江新月用手遮住了眼睛,而南宮祭的呼吸聲就在耳邊,他的手輕輕撫著她的肩頭,輕聲問她:“那些黑人男人那里是不是很粗大?和我比呢,我和他們誰的更大一些呢?告訴我……月月……”他抓著她的手伸進自己的褲襠里去摸摸看。
“不,不……”江新月抗拒著。
“害羞了?好吧……里面的那個女孩兒個子和你差不多,好嬌小啊,又嬌小骨架又細致的女孩兒聽說那里都特別的緊,你不喜歡摸我,換我摸你好了,你和她到底誰更緊呢?看,現在已經是第十二個黑男人在操她了,她下面那張小嘴兒肯定都被操松了,可你就不同了,為什麼每次都緊的要命?有什麼秘訣嗎,新月,為什麼每次都讓男人欲死欲仙……快告訴我,為什麼……”他把她抱上他的膝蓋,手伸進她的裙子里去。

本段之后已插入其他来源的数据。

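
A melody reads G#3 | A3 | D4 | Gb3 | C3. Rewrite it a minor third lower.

E#3 F#3 B3 Eb3 A2

G#3 -> E#3
A3 -> F#3
D4 -> B3
Gb3 -> Eb3
C3 -> A2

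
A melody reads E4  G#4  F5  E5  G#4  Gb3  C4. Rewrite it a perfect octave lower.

E3 G#3 F4 E4 G#3 Gb2 C3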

“別這樣……不要這樣……手很髒的……”江新月扭動著身體,不讓他碰到她。
“不,我剛剛用濕巾擦過手了,所以放心。”他緊緊抱住她,手指一彎稍稍用力。
“啊……”江新月叫了一聲,雙腿下意識地夾緊。他的手指已經插進去了,整根都深深地埋進她的體內。
“什麼時候都這麼濕了?已經為我准備好了,是嗎?”他吸著她的耳垂,手指在里面旋轉。
“嗯……”她敏感地哆嗦了一下,緊緊地咬住嘴唇。他的手指快速地操動,發出曖昧地聲響。
“呃……嗯……別這樣,放開我……嗯……”那里太敏感的,他每一次滑動都帶給她顫栗,可是內心在抗拒著。

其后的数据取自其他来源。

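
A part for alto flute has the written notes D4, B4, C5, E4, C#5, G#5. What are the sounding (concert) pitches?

A3 F#4 G4 B3 G#4 D#5

Written C4 on the alto flute sounds as G3, a perfect fourth lower; apply that shift to every note.
D4 becomes A3
B4 becomes F#4
C5 becomes G4
E4 becomes B3
C#5 becomes G#4
G#5 becomes D#5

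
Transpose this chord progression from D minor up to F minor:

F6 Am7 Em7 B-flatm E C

Ab6 Cm7 Gm7 Dbm G Eb

D minor up to F minor is a minor third; each chord root moves by that interval while the quality stays the same.
F6: root F up a minor third → Ab, giving Ab6.
Am7: root A up a minor third → C, giving Cm7.
Em7: root E up a minor third → G, giving Gm7.
B-flatm: root B-flat up a minor third → Db, giving Dbm.
E: root E up a minor third → G, giving G.
C: root C up a minor third → Eb, giving Eb.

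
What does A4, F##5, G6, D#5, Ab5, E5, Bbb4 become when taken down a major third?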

他拉開了她的裙子,把她下身脫光了,將她的一條腿拉起來,正了一下鏡子,讓江新月很容易從鏡子里看到自己,她的私處被他的手指深深地插入,紅艷的花瓣緊緊將他的手指包住,他低頭含住她的花瓣吮吸,手指來回挺動,柔軟而嬌艷的花瓣在他唇齒間綻放,慢慢膨脹著,變得越來越敏感。

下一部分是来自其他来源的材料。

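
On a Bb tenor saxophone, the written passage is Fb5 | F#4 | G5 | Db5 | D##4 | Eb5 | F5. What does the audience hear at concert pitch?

Written C4 on the Bb tenor saxophone sounds as Bb2, a major ninth lower; apply that shift to every note.
Fb5 gives Ebb4
F#4 gives E3
G5 gives F4
Db5 gives Cb4
D##4 gives C##3
Eb5 gives Db4
F5 gives Eb4

Ebb4 E3 F4 Cb4 C##3 Db4 Eb4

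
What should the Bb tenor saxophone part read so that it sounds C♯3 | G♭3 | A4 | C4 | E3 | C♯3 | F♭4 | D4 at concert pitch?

The Bb tenor saxophone sounds a major ninth below written, so the written part must be a major ninth above concert — transpose each note up.
C#3 → D#4
Gb3 → Ab4
A4 → B5
C4 → D5
E3 → F#4
C#3 → D#4
Fb4 → Gb5
D4 → E5

D#4 Ab4 B5 D5 F#4 D#4 Gb5 E5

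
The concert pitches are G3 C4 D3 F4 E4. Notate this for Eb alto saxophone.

Written C4 sounds as Eb3 on the Eb alto saxophone, so concert pitches are written a major sixth up.
G3 to E4
C4 to A4
D3 to B3
F4 to D5
E4 to C#5

E4 A4 B3 D5 C#5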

“不……不……”江新月推著他的頭,而他更深地埋入,用靈巧的舌在溝縫間滑動,調皮地轉動著小珍珠,手指忽然間被她咬緊,她里面在不停地收縮、抽搐,他的手指也隨著加快地動作。
她的小臉兒完全沈在了情欲里,有汩汩的愛液在他指間流出來。
“啊……嗯……啊……”她的身體癱軟下來,他讓她達到了高潮,下體有什麼噴搏而出,整個座椅底下都變得濕漉漉、粘乎乎的。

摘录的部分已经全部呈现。